# Ringneck snake.



## lancaster1313 (Aug 31, 2011)

Has anyone ever seen a ringneck snake with a white belly and ring?

I caught one today, but I have sever seen one without red, orange, or at least some yellow. :blink:


----------



## jrh3 (Sep 2, 2011)

likebugs said:


> Has anyone ever seen a ringneck snake with a white belly and ring?
> 
> I caught one today, but I have sever seen one without red, orange, or at least some yellow. :blink:


  I once saw bigfoot in the woods but my camera flash blurred the pic so bad you cant make him out.......We want pics lol.


----------



## lancaster1313 (Sep 2, 2011)

jrh3 said:


> I once saw bigfoot in the woods but my camera flash blurred the pic so bad you cant make him out.......We want pics lol.


Eventually, I will get them off my phone. I can only text pics at the moment.

I have the snake, and I hope it eats for me so I don't have to release it.

If a colorless ringneck sighting is comparable to a bigfoot sighting then I will put up pics today. :lol:


----------



## lancaster1313 (Sep 9, 2011)

I can't post the pics at this time.
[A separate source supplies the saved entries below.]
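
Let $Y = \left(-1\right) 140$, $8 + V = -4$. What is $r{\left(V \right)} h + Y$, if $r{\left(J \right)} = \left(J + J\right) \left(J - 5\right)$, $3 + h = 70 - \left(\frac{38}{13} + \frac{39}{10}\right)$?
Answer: $\frac{1586792}{65} \approx 24412.0$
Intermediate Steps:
$V = -12$ ($V = -8 - 4 = -12$)
$h = \frac{7823}{130}$ ($h = -3 - \left(-70 + \frac{38}{13} + \frac{39}{10}\right) = -3 + \left(70 - \left(\frac{38}{13} + \frac{39}{10}\right)\right) = -3 + \left(70 - \frac{887}{130}\right) = -3 + \frac{8213}{130} = \frac{7823}{130} \approx 60.177$)
$r{\left(J \right)} = 2 J \left(-5 + J\right)$
$Y = -140$
$r{\left(V \right)} h + Y = 2 \left(-12\right) \left(-5 - 12\right) \frac{7823}{130} - 140 = 2 \left(-12\right) \left(-17\right) \frac{7823}{130} - 140 = 408 \cdot \frac{7823}{130} - 140 = \frac{1595892}{65} - 140 = \frac{1586792}{65}$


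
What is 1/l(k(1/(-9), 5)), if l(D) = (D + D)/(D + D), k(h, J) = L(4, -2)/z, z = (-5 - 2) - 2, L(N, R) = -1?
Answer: 1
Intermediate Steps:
z = -9 (z = -7 - 2 = -9)
k(h, J) = ⅑ (k(h, J) = -1/(-9) = -1*(-⅑) = ⅑)
l(D) = 1 (l(D) = (2*D)/((2*D)) = (2*D)*(1/(2*D)) = 1)
1/l(k(1/(-9), 5)) = 1/1 = 1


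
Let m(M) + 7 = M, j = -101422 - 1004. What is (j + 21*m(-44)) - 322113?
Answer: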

It lets me post mantid pics, but no, snake pics are too big to upload.


----------



## D.J. (Jan 5, 2012)

You got your self a northern one


----------



## ShieldMantid1997 (Jan 23, 2012)

likebugs said:


> I can't post the pics at this time. It lets me post mantid pics, but no, snake pics are too big to upload.


You can decrease the photo size on adobe photoshop if you get the free trial


----------